Non senza ragione, lo si è definito artista apolide. Arco, al momento della sua nascita era austriaca. Ma sarà il trasferimento a Milano a segnarne la formazione, non solo come allievo a Brera, ma anche per il crocevia di stimolanti incontri che la città già a quel tempo offriva, tra cui quello con i fratelli Grubicy, importanti mercanti d’arte. Fu questo un ponte verso l’Europa che gli permise di esporre a Bruxelles, Amsterdam, Monaco, Vienna, Dresda. Inoltre, proprio grazie a Vittore Grubicy (a sua volta pittore) Segantini, vedendole in galleria, entrerà in contatto con le opere di artisti che ne influenzeranno la ricerca espressiva: primo tra tutti forse Millet.

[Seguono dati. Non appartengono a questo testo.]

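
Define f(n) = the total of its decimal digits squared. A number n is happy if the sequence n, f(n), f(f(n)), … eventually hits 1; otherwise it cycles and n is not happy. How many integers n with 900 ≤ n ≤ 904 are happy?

2

900: 900 → 81 → 65 → 61 → 37 → 58 → 89 → 145 → 42 → 20 → 4 → 16 → 37  — not happy
901: 901 → 82 → 68 → 100 → 1  — happy
902: 902 → 85 → 89 → 145 → 42 → 20 → 4 → 16 → 37 → 58 → 89  — not happy
903: 903 → 90 → 81 → 65 → 61 → 37 → 58 → 89 → 145 → 42 → 20 → 4 → 16 → 37  — not happy
904: 904 → 97 → 130 → 10 → 1  — happy
happy: 901, 904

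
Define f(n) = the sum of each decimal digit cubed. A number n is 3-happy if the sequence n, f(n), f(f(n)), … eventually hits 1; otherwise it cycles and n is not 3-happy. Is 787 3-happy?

3-happy

787 → 7³ + 8³ + 7³ = 343 + 512 + 343 = 1198
1198 → 1³ + 1³ + 9³ + 8³ = 1 + 1 + 729 + 512 = 1243
1243 → 1³ + 2³ + 4³ + 3³ = 1 + 8 + 64 + 27 = 100
100 → 1³ + 0³ + 0³ = 1 + 0 + 0 = 1  — reached 1.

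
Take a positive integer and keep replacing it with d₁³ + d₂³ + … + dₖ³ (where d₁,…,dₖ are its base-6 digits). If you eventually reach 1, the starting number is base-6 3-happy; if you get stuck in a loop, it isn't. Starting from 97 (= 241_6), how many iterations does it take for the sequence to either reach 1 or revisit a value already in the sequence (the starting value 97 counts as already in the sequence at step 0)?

6

97 = (2,4,1)_6 → 2³ + 4³ + 1³ = 73
73 = (2,0,1)_6 → 2³ + 0³ + 1³ = 9
9 = (1,3)_6 → 1³ + 3³ = 28
28 = (4,4)_6 → 4³ + 4³ = 128
128 = (3,3,2)_6 → 3³ + 3³ + 2³ = 62
62 = (1,4,2)_6 → 1³ + 4³ + 2³ = 73  — 73 repeats.
That took 6 steps.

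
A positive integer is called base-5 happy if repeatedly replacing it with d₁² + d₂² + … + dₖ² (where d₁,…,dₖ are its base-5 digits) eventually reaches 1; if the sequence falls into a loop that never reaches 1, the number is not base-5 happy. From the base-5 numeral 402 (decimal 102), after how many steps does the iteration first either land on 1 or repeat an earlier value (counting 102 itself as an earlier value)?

5

102 = (4,0,2)_5 → 4² + 0² + 2² = 16 + 0 + 4 = 20
20 = (4,0)_5 → 4² + 0² = 16 + 0 = 16
16 = (3,1)_5 → 3² + 1² = 9 + 1 = 10
10 = (2,0)_5 → 2² + 0² = 4 + 0 = 4
4 = (4)_5 → 4² = 16  — 16 repeats.
That took 5 steps.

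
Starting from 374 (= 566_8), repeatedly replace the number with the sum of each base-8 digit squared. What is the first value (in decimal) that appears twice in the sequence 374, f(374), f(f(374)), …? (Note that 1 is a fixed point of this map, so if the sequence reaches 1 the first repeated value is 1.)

1

374 = (5,6,6)_8 → 5² + 6² + 6² = 97
97 = (1,4,1)_8 → 1² + 4² + 1² = 18
18 = (2,2)_8 → 2² + 2² = 8
8 = (1,0)_8 → 1² + 0² = 1  — reached the fixed point 1.
1 → 1, so 1 is the first repeated value.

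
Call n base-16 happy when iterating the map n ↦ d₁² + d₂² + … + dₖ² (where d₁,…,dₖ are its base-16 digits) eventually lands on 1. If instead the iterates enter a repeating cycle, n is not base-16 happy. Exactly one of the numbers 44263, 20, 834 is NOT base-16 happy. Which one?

834

44263: 44263 → 489 → 278 → 38 → 40 → 68 → 32 → 4 → 16 → 1  — reaches 1 (base-16 happy)
20: 20 → 17 → 2 → 4 → 16 → 1  — reaches 1 (base-16 happy)
834: 834 → 29 → 170 → 200 → 208 → 169 → 181 → 146 → 85 → 50 → 13 → 169  — repeats 169 (not base-16 happy)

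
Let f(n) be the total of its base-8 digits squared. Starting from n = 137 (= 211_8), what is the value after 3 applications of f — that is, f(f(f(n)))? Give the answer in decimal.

32

137 = (2,1,1)_8 → 2² + 1² + 1² = 4 + 1 + 1 = 6
6 = (6)_8 → 6² = 36
36 = (4,4)_8 → 4² + 4² = 16 + 16 = 32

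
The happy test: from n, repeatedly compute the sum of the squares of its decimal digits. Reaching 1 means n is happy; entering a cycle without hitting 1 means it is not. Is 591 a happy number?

not happy

591 → 5² + 9² + 1² = 25 + 81 + 1 = 107
107 → 1² + 0² + 7² = 1 + 0 + 49 = 50
50 → 5² + 0² = 25 + 0 = 25
25 → 2² + 5² = 4 + 25 = 29
29 → 2² + 9² = 4 + 81 = 85
85 → 8² + 5² = 64 + 25 = 89
89 → 8² + 9² = 64 + 81 = 145
145 → 1² + 4² + 5² = 1 + 16 + 25 = 42
42 → 4² + 2² = 16 + 4 = 20
20 → 2² + 0² = 4 + 0 = 4
4 → 4² = 16
16 → 1² + 6² = 1 + 36 = 37
37 → 3² + 7² = 9 + 49 = 58
58 → 5² + 8² = 25 + 64 = 89  — 89 already seen; the sequence cycles without reaching 1.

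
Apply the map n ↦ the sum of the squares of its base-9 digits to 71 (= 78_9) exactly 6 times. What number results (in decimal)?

71 = (7,8)_9 → 7² + 8² = 49 + 64 = 113
113 = (1,3,5)_9 → 1² + 3² + 5² = 1 + 9 + 25 = 35
35 = (3,8)_9 → 3² + 8² = 9 + 64 = 73
73 = (8,1)_9 → 8² + 1² = 64 + 1 = 65
65 = (7,2)_9 → 7² + 2² = 49 + 4 = 53
53 = (5,8)_9 → 5² + 8² = 25 + 64 = 89

89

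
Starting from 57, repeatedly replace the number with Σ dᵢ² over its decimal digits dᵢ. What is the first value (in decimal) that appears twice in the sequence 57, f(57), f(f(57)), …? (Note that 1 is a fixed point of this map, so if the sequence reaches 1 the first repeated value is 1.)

37

57 → 74
74 → 65
65 → 61
61 → 37
37 → 58
58 → 89
89 → 145
145 → 42
42 → 20
20 → 4
4 → 16
16 → 37  — 37 already appeared earlier.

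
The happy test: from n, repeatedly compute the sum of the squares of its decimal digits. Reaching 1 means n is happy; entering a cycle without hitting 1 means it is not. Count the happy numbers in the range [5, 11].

5: 5 → 25 → 29 → 85 → 89 → 145 → 42 → 20 → 4 → 16 → 37 → 58 → 89  — not happy
6: 6 → 36 → 45 → 41 → 17 → 50 → 25 → 29 → 85 → 89 → 145 → 42 → 20 → 4 → 16 → 37 → 58 → 89  — not happy
7: 7 → 49 → 97 → 130 → 10 → 1  — happy
8: 8 → 64 → 52 → 29 → 85 → 89 → 145 → 42 → 20 → 4 → 16 → 37 → 58 → 89  — not happy
9: 9 → 81 → 65 → 61 → 37 → 58 → 89 → 145 → 42 → 20 → 4 → 16 → 37  — not happy
10: 10 → 1  — happy
11: 11 → 2 → 4 → 16 → 37 → 58 → 89 → 145 → 42 → 20 → 4  — not happy
happy: 7, 10

2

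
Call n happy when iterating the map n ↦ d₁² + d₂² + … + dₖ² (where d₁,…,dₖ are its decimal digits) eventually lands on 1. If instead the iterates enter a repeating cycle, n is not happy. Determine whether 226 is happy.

happy

226 → 2² + 2² + 6² = 44
44 → 4² + 4² = 32
32 → 3² + 2² = 13
13 → 1² + 3² = 10
10 → 1² + 0² = 1  — reached 1.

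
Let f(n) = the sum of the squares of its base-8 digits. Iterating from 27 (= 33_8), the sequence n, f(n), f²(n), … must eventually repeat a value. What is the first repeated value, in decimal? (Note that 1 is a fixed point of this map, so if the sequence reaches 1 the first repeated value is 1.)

1

27 = (3,3)_8 → 3² + 3² = 18
18 = (2,2)_8 → 2² + 2² = 8
8 = (1,0)_8 → 1² + 0² = 1  — reached the fixed point 1.
1 → 1, so 1 is the first repeated value.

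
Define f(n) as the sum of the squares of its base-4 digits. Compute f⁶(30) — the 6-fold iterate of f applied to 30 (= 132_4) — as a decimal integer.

1

30 = (1,3,2)_4 → 1² + 3² + 2² = 14
14 = (3,2)_4 → 3² + 2² = 13
13 = (3,1)_4 → 3² + 1² = 10
10 = (2,2)_4 → 2² + 2² = 8
8 = (2,0)_4 → 2² + 0² = 4
4 = (1,0)_4 → 1² + 0² = 1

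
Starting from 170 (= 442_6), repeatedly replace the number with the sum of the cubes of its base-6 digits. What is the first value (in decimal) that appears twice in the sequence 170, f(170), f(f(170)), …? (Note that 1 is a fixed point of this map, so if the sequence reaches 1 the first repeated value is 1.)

190

170 = (4,4,2)_6 → 4³ + 4³ + 2³ = 136
136 = (3,4,4)_6 → 3³ + 4³ + 4³ = 155
155 = (4,1,5)_6 → 4³ + 1³ + 5³ = 190
190 = (5,1,4)_6 → 5³ + 1³ + 4³ = 190  — 190 already appeared earlier.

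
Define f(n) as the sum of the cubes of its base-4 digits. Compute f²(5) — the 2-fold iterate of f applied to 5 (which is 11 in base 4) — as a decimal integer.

8

5 = (1,1)_4 → 1³ + 1³ = 1 + 1 = 2
2 = (2)_4 → 2³ = 8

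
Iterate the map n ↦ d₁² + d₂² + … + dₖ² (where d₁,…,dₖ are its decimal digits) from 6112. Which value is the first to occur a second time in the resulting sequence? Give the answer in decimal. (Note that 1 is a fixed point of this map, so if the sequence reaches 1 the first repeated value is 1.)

6112 → 6² + 1² + 1² + 2² = 36 + 1 + 1 + 4 = 42
42 → 4² + 2² = 16 + 4 = 20
20 → 2² + 0² = 4 + 0 = 4
4 → 4² = 16
16 → 1² + 6² = 1 + 36 = 37
37 → 3² + 7² = 9 + 49 = 58
58 → 5² + 8² = 25 + 64 = 89
89 → 8² + 9² = 64 + 81 = 145
145 → 1² + 4² + 5² = 1 + 16 + 25 = 42  — 42 already appeared earlier.

42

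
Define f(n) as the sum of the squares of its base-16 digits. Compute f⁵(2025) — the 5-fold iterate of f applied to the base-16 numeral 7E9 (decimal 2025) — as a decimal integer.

2025 = (7,14,9)_16 → 7² + 14² + 9² = 49 + 196 + 81 = 326
326 = (1,4,6)_16 → 1² + 4² + 6² = 1 + 16 + 36 = 53
53 = (3,5)_16 → 3² + 5² = 9 + 25 = 34
34 = (2,2)_16 → 2² + 2² = 4 + 4 = 8
8 = (8)_16 → 8² = 64

64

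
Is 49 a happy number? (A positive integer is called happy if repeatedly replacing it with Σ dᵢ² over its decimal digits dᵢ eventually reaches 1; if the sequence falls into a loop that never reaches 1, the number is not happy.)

happy

49 → 4² + 9² = 97
97 → 9² + 7² = 130
130 → 1² + 3² + 0² = 10
10 → 1² + 0² = 1  — reached 1.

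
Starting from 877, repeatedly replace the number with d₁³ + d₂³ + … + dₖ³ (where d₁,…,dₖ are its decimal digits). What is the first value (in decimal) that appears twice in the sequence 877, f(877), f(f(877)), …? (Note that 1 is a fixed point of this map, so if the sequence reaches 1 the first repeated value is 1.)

877 → 8³ + 7³ + 7³ = 1198
1198 → 1³ + 1³ + 9³ + 8³ = 1243
1243 → 1³ + 2³ + 4³ + 3³ = 100
100 → 1³ + 0³ + 0³ = 1  — reached the fixed point 1.
1 → 1, so 1 is the first repeated value.

1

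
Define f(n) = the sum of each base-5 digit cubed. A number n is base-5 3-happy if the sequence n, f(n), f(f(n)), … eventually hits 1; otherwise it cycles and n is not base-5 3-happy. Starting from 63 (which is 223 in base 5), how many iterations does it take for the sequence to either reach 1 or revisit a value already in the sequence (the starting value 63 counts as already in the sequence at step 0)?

6

63 = (2,2,3)_5 → 2³ + 2³ + 3³ = 43
43 = (1,3,3)_5 → 1³ + 3³ + 3³ = 55
55 = (2,1,0)_5 → 2³ + 1³ + 0³ = 9
9 = (1,4)_5 → 1³ + 4³ = 65
65 = (2,3,0)_5 → 2³ + 3³ + 0³ = 35
35 = (1,2,0)_5 → 1³ + 2³ + 0³ = 9  — 9 repeats.
That took 6 steps.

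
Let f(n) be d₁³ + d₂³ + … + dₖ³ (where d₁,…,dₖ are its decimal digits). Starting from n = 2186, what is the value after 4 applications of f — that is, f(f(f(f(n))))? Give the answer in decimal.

371

2186 → 2³ + 1³ + 8³ + 6³ = 737
737 → 7³ + 3³ + 7³ = 713
713 → 7³ + 1³ + 3³ = 371
371 → 3³ + 7³ + 1³ = 371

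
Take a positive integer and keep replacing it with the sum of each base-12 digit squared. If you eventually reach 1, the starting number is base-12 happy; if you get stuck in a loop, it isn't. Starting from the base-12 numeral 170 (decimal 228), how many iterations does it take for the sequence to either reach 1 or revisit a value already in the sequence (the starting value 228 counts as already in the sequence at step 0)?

228 = (1,7,0)_12 → 50
50 = (4,2)_12 → 20
20 = (1,8)_12 → 65
65 = (5,5)_12 → 50  — 50 repeats.
That took 4 steps.

4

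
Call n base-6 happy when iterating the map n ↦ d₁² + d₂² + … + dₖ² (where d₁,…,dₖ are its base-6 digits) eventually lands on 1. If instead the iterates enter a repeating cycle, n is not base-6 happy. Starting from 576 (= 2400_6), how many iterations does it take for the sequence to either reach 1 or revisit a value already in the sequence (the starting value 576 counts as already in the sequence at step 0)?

9

576 = (2,4,0,0)_6 → 2² + 4² + 0² + 0² = 20
20 = (3,2)_6 → 3² + 2² = 13
13 = (2,1)_6 → 2² + 1² = 5
5 = (5)_6 → 5² = 25
25 = (4,1)_6 → 4² + 1² = 17
17 = (2,5)_6 → 2² + 5² = 29
29 = (4,5)_6 → 4² + 5² = 41
41 = (1,0,5)_6 → 1² + 0² + 5² = 26
26 = (4,2)_6 → 4² + 2² = 20  — 20 repeats.
That took 9 steps.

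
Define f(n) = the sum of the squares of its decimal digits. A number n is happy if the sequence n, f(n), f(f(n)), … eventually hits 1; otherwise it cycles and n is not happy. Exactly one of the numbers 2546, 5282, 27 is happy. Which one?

5282

2546: 2546 → 81 → 65 → 61 → 37 → 58 → 89 → 145 → 42 → 20 → 4 → 16 → 37  — repeats 37 (not happy)
5282: 5282 → 97 → 130 → 10 → 1  — reaches 1 (happy)
27: 27 → 53 → 34 → 25 → 29 → 85 → 89 → 145 → 42 → 20 → 4 → 16 → 37 → 58 → 89  — repeats 89 (not happy)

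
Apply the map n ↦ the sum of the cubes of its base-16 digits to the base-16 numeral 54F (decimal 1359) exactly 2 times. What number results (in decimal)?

1359 = (5,4,15)_16 → 5³ + 4³ + 15³ = 3564
3564 = (13,14,12)_16 → 13³ + 14³ + 12³ = 6669

6669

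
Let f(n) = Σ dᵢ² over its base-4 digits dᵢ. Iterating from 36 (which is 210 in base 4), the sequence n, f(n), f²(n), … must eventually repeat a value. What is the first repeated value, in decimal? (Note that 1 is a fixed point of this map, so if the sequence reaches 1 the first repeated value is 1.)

36 = (2,1,0)_4 → 2² + 1² + 0² = 5
5 = (1,1)_4 → 1² + 1² = 2
2 = (2)_4 → 2² = 4
4 = (1,0)_4 → 1² + 0² = 1  — reached the fixed point 1.
1 → 1, so 1 is the first repeated value.

1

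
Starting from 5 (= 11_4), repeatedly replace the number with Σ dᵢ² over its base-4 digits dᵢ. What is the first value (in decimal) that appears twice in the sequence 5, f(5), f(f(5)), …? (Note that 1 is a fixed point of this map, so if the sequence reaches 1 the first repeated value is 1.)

1

5 = (1,1)_4 → 1² + 1² = 2
2 = (2)_4 → 2² = 4
4 = (1,0)_4 → 1² + 0² = 1  — reached the fixed point 1.
1 → 1, so 1 is the first repeated value.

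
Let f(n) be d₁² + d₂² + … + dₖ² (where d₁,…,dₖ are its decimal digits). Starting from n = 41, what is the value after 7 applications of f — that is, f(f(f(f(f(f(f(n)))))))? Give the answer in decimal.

145

41 → 17
17 → 50
50 → 25
25 → 29
29 → 85
85 → 89
89 → 145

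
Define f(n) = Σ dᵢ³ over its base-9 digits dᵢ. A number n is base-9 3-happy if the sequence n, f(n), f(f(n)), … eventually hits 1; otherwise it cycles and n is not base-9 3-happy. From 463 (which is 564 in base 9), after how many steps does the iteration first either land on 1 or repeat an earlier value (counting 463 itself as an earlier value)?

7

463 = (5,6,4)_9 → 5³ + 6³ + 4³ = 125 + 216 + 64 = 405
405 = (5,0,0)_9 → 5³ + 0³ + 0³ = 125 + 0 + 0 = 125
125 = (1,4,8)_9 → 1³ + 4³ + 8³ = 1 + 64 + 512 = 577
577 = (7,1,1)_9 → 7³ + 1³ + 1³ = 343 + 1 + 1 = 345
345 = (4,2,3)_9 → 4³ + 2³ + 3³ = 64 + 8 + 27 = 99
99 = (1,2,0)_9 → 1³ + 2³ + 0³ = 1 + 8 + 0 = 9
9 = (1,0)_9 → 1³ + 0³ = 1 + 0 = 1  — reached 1.
That took 7 steps.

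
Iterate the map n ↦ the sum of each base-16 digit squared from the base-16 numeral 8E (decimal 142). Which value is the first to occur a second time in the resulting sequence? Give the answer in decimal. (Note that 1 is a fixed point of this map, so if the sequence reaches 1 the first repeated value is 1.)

142 = (8,14)_16 → 8² + 14² = 64 + 196 = 260
260 = (1,0,4)_16 → 1² + 0² + 4² = 1 + 0 + 16 = 17
17 = (1,1)_16 → 1² + 1² = 1 + 1 = 2
2 = (2)_16 → 2² = 4
4 = (4)_16 → 4² = 16
16 = (1,0)_16 → 1² + 0² = 1 + 0 = 1  — reached the fixed point 1.
1 → 1, so 1 is the first repeated value.

1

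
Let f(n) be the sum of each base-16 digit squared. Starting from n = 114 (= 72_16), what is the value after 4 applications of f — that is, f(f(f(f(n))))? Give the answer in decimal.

64

114 = (7,2)_16 → 7² + 2² = 53
53 = (3,5)_16 → 3² + 5² = 34
34 = (2,2)_16 → 2² + 2² = 8
8 = (8)_16 → 8² = 64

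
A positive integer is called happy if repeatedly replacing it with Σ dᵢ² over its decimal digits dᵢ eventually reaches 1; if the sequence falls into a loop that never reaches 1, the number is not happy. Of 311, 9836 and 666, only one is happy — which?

9836

311: 311 → 11 → 2 → 4 → 16 → 37 → 58 → 89 → 145 → 42 → 20 → 4  — repeats 4 (not happy)
9836: 9836 → 190 → 82 → 68 → 100 → 1  — reaches 1 (happy)
666: 666 → 108 → 65 → 61 → 37 → 58 → 89 → 145 → 42 → 20 → 4 → 16 → 37  — repeats 37 (not happy)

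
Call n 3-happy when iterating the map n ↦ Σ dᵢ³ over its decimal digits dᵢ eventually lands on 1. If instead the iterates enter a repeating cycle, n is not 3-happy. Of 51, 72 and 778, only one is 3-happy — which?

778

51: 51 → 126 → 225 → 141 → 66 → 432 → 99 → 1458 → 702 → 351 → 153 → 153  — repeats 153 (not 3-happy)
72: 72 → 351 → 153 → 153  — repeats 153 (not 3-happy)
778: 778 → 1198 → 1243 → 100 → 1  — reaches 1 (3-happy)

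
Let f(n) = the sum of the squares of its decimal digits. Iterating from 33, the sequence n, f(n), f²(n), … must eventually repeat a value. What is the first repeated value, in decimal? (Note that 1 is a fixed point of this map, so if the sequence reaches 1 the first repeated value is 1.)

33 → 3² + 3² = 9 + 9 = 18
18 → 1² + 8² = 1 + 64 = 65
65 → 6² + 5² = 36 + 25 = 61
61 → 6² + 1² = 36 + 1 = 37
37 → 3² + 7² = 9 + 49 = 58
58 → 5² + 8² = 25 + 64 = 89
89 → 8² + 9² = 64 + 81 = 145
145 → 1² + 4² + 5² = 1 + 16 + 25 = 42
42 → 4² + 2² = 16 + 4 = 20
20 → 2² + 0² = 4 + 0 = 4
4 → 4² = 16
16 → 1² + 6² = 1 + 36 = 37  — 37 already appeared earlier.

37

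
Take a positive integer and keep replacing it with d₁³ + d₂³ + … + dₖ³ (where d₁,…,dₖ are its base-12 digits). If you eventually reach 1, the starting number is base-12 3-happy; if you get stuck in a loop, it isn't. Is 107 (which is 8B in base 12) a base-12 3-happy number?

107 = (8,11)_12 → 8³ + 11³ = 512 + 1331 = 1843
1843 = (1,0,9,7)_12 → 1³ + 0³ + 9³ + 7³ = 1 + 0 + 729 + 343 = 1073
1073 = (7,5,5)_12 → 7³ + 5³ + 5³ = 343 + 125 + 125 = 593
593 = (4,1,5)_12 → 4³ + 1³ + 5³ = 64 + 1 + 125 = 190
190 = (1,3,10)_12 → 1³ + 3³ + 10³ = 1 + 27 + 1000 = 1028
1028 = (7,1,8)_12 → 7³ + 1³ + 8³ = 343 + 1 + 512 = 856
856 = (5,11,4)_12 → 5³ + 11³ + 4³ = 125 + 1331 + 64 = 1520
1520 = (10,6,8)_12 → 10³ + 6³ + 8³ = 1000 + 216 + 512 = 1728
1728 = (1,0,0,0)_12 → 1³ + 0³ + 0³ + 0³ = 1 + 0 + 0 + 0 = 1  — reached 1.

base-12 3-happy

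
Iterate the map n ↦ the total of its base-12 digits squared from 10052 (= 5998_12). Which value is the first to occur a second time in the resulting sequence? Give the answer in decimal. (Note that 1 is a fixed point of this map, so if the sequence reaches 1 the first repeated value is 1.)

5

10052 = (5,9,9,8)_12 → 5² + 9² + 9² + 8² = 251
251 = (1,8,11)_12 → 1² + 8² + 11² = 186
186 = (1,3,6)_12 → 1² + 3² + 6² = 46
46 = (3,10)_12 → 3² + 10² = 109
109 = (9,1)_12 → 9² + 1² = 82
82 = (6,10)_12 → 6² + 10² = 136
136 = (11,4)_12 → 11² + 4² = 137
137 = (11,5)_12 → 11² + 5² = 146
146 = (1,0,2)_12 → 1² + 0² + 2² = 5
5 = (5)_12 → 5² = 25
25 = (2,1)_12 → 2² + 1² = 5  — 5 already appeared earlier.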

Punto di riferimento culturale all’interno della sua irregolare e tempestosa formazione, sarà ancora Vittore a spingerlo con decisione sulla via del Divisionismo, intuendo come egli potesse elaborarne una caratterizzazione diversa, sollecitata dal rapporto diretto con la natura. Un divisionismo non picchiettato sulla tela, con sobrietà ed eleganza, ma allungato in filamenti cromatici, così da solidificare la luce in ruvidi strati. Ecco l’origine delle profonde scanalature nei quadri della sua stagione matura, presenti nella superficie per conferire all’emozione un’epidermide o, meglio, una resistente corteccia. In sostanza, Segantini ritrae se stesso: delicato e ruvido al tempo stesso. Tra Millet e Van Gogh, senza l’immersione spirituale dell’uno, né l’incontenibile foga e i drammi dell’altro. Naturalista fedele e rispettoso e, al contempo, visionario e simbolista.

Col cuore in vetta e con l’animo del solitario - incapace però di esserlo completamente - egli si sente un esploratore che racconta il suo mondo a un pubblico stupito.

Apolide, dunque, senza passaporto (dichiarato renitente alla leva dal governo austriaco). Di sicuro italiano, per gli anni milanesi e per il successivo periodo in Brianza; non meno, però, anche svizzero, dopo aver imboccato a piedi, nel 1886, la via “verso l’alto”: Pontresina, St. Moritz, Silvaplana e, infine, Savognin nei Grigioni, a 1200 metri di altitudine. Qui rimarrà sino al 1894, per fuggire ai debiti, andrà poi in Engandina, stabilendosi nello Chalet Kuoni a Maloja, isolandosi ancora più in alto.

In modo sornione, amava definirsi una sorta di orso. Potremmo anche credergli se ci fermassimo al carattere, però di lui sono rimaste le opere. Dell’orso indubbiamente vi è l’impeto e l’energia, ma in esse egli manifesta anche la delicata sensibilità di un animo che, fortificandone il talento, rese grande la sua pittura.